13. Ce réveil religieux a ses adversaires. Une discussion a été commencée dans les journaux pour le décrier. On trouve sur les murs, dans notre ville, des affiches annonçant des remèdes pour les maladies nerveuses ; on y offre un traitement secret par tel docteur, à certain jour, dans tel cabaret tenu par un catholique-romain. Un autre placard porte : « conviction, convulsions, épilepsie, folie ! » L’eau bénite, me dit-on, se vend à haut prix et on en fait grand usage aussi bien que de l’eau-de-vie et du laudanum. J’apprends par un catholique qu’un prêtre romain a déclaré que tous les membres de son troupeau qui avaient participé à ce réveil avaient dû cesser tout rapport avec lui.

14. Ce réveil démontre clairement la souveraineté de la grâce de Dieu. Voici un jeune homme qui déclare avoir servi le diable aussi bien qu’il a pu jusqu’à la semaine dernière. En voici un autre qui prie le contre-maître de faire arrêter les machines et de rassembler les ouvriers pour dix minutes, afin qu’il puisse leur montrer avec quelle énergie il sait blasphémer le nom de Jésus.
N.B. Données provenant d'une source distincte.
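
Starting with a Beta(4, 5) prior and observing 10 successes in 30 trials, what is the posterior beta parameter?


Posterior beta = prior beta + failures
Failures = 30 - 10 = 20
beta_post = 5 + 20 = 25

25


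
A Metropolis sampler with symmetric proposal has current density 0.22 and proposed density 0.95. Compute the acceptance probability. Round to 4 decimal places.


For symmetric proposals, acceptance = min(1, pi(x*)/pi(x))
= min(1, 0.95/0.22)
= min(1, 4.3182) = 1.0

1.0


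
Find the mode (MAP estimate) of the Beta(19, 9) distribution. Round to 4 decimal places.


For Beta(a,b) with a,b > 1:
Mode = (a-1)/(a+b-2) = (19-1)/(28-2)
= 18/26 = 0.6923

0.6923


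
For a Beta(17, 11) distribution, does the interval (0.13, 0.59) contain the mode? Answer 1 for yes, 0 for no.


Mode of Beta(a,b) = (a-1)/(a+b-2)
= (17-1)/(17+11-2) = 0.6154
Check: 0.13 <= 0.6154 <= 0.59?
Result: 0

0


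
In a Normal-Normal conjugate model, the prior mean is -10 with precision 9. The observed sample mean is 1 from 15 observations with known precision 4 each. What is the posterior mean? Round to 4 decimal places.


Posterior precision = tau0 + n*tau = 9 + 15*4 = 69
Posterior mean = (tau0*mu0 + n*tau*xbar) / posterior_precision
= (9*-10 + 15*4*1) / 69
= -30 / 69 = -0.4348

-0.4348


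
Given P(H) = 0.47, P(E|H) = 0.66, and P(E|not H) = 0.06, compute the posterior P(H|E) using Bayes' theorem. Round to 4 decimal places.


By Bayes' theorem: P(H|E) = P(E|H)*P(H) / P(E)
P(E) = P(E|H)*P(H) + P(E|not H)*P(not H)
P(E) = 0.66*0.47 + 0.06*0.53 = 0.342
P(H|E) = 0.66*0.47 / 0.342 = 0.907

0.907


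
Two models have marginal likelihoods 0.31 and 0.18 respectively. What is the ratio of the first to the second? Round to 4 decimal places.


Evidence ratio = 0.31 / 0.18
= 1.7222

1.7222


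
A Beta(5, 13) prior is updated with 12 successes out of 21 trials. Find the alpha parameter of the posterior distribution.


In the Beta-Binomial conjugate update:
alpha_post = alpha_prior + successes
= 5 + 12
= 17

17


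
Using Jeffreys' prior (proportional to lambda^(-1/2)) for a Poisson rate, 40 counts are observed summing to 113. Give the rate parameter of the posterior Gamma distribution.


Conjugate update: Gamma(prior_shape + S, prior_rate + n).
Prior shape = 0.5, prior rate = 0.
Posterior rate = 0 + n = 40

40.0


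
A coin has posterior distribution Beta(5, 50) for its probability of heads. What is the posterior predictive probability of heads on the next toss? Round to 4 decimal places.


Posterior predictive = E[theta] = alpha/(alpha+beta)
= 5/55
= 0.0909

0.0909


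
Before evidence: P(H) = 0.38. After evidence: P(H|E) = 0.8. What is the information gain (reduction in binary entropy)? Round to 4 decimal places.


Prior entropy = 0.958
Posterior entropy = 0.7219
Information gain = 0.958 - 0.7219 = 0.2361

0.2361


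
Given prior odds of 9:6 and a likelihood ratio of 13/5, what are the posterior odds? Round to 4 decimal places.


Posterior odds = prior odds * LR
Prior odds = 9/6 = 1.5
LR = 13/5 = 2.6
Posterior odds = 1.5 * 2.6 = 3.9

3.9


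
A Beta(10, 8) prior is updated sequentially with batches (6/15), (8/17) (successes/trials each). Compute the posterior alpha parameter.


Sequential conjugate updating is equivalent to a single batch update.
Total successes across all batches = 14
alpha_posterior = alpha_prior + total_successes = 10 + 14
= 24

24


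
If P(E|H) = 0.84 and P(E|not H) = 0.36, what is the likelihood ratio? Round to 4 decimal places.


Likelihood ratio = P(E|H) / P(E|not H)
= 0.84 / 0.36
= 2.3333

2.3333


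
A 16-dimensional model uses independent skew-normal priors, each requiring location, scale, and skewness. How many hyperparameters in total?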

Comment se fait-il que ces deux hommes soient saisis par l’Esprit Saint et deviennent de puissants soldats de Christ, tandis qu’une foule de leurs compagnons, hommes rangés mais incrédules, restent en dehors de l’Evangile ? Comment cet homme au corps athlétique, à la contenance orgueilleuse et méprisante, traitant le réveil de fanatisme, a-t-il pu être contraint, en revenant d’une réunion de prières, à tomber à genoux dans la rue pour implorer la miséricorde de Dieu, tandis que son aimable et délicat voisin est resté insensible et froid, lui qui, cependant, eût désiré être gagné ? Comment se fait-il que tel homme qui prie et blasphème tour à tour en revenant du marché, tantôt poussé à se mettre en prière, tantôt résistant à cette impulsion par des jurements d’ivrogne, soit le lendemain matin, à son réveil, si soumis aux influences du Saint-Esprit ? Il n’y a que la souveraineté de la grâce de Dieu qui puisse rendre compte de ces merveilleux effets.

15. Heureux résultats. On peut les résumer dans ce passage pris au sens moral : les aveugles voient, les impotents marchent, les impurs sont nettoyés, les sourds entendent, les morts vivent et l’Evangile est annoncé chaque jour de la semaine à des milliers de pauvres en richesse, en intelligence et en sainteté. Les ignorants, jeunes ou vieux, sont devenus dociles, ils apprennent à lire pour étudier la Parole de Dieu ; les querelleurs sont devenus calmes ; les ennemis s’aiment ; les jureurs bénissent le nom de Dieu ; les violateurs du sabbat le respectent ; les impurs ont abandonné leurs impuretés ; les ivrognes sont devenus sobres, malgré les tentations sans cesse répétées. Plusieurs débits de boissons ont été fermés ; les Ecoles du dimanche, les réunions de prière, les lieux de culte débordent d’auditeurs ; les pasteurs, les maîtres, les parents sont ranimés dans leur zèle ; plus aimants, plus actifs ; les bons livres sont demandés de toutes parts ; les sacrifices pour la cause de Christ sont plus abondants ; des catholiques et des unitaires ont pris la Bible comme seul guide et sont venus à Jésus comme leur divin Sauveur. La vie de milliers d’hommes changés dans cette ville et dans les environs témoigne de la vérité de ce que nous attestons ici. Qu’on parle d’excitation, de maladies nerveuses, d’épidémie ; nous laisserons dire et nous opposerons toujours, comme preuve, que c’est bien ici l’œuvre de Dieu : une conduite sainte et pure, non d’une heure ou d’un jour, mais de plusieurs mois et de plus d’une année.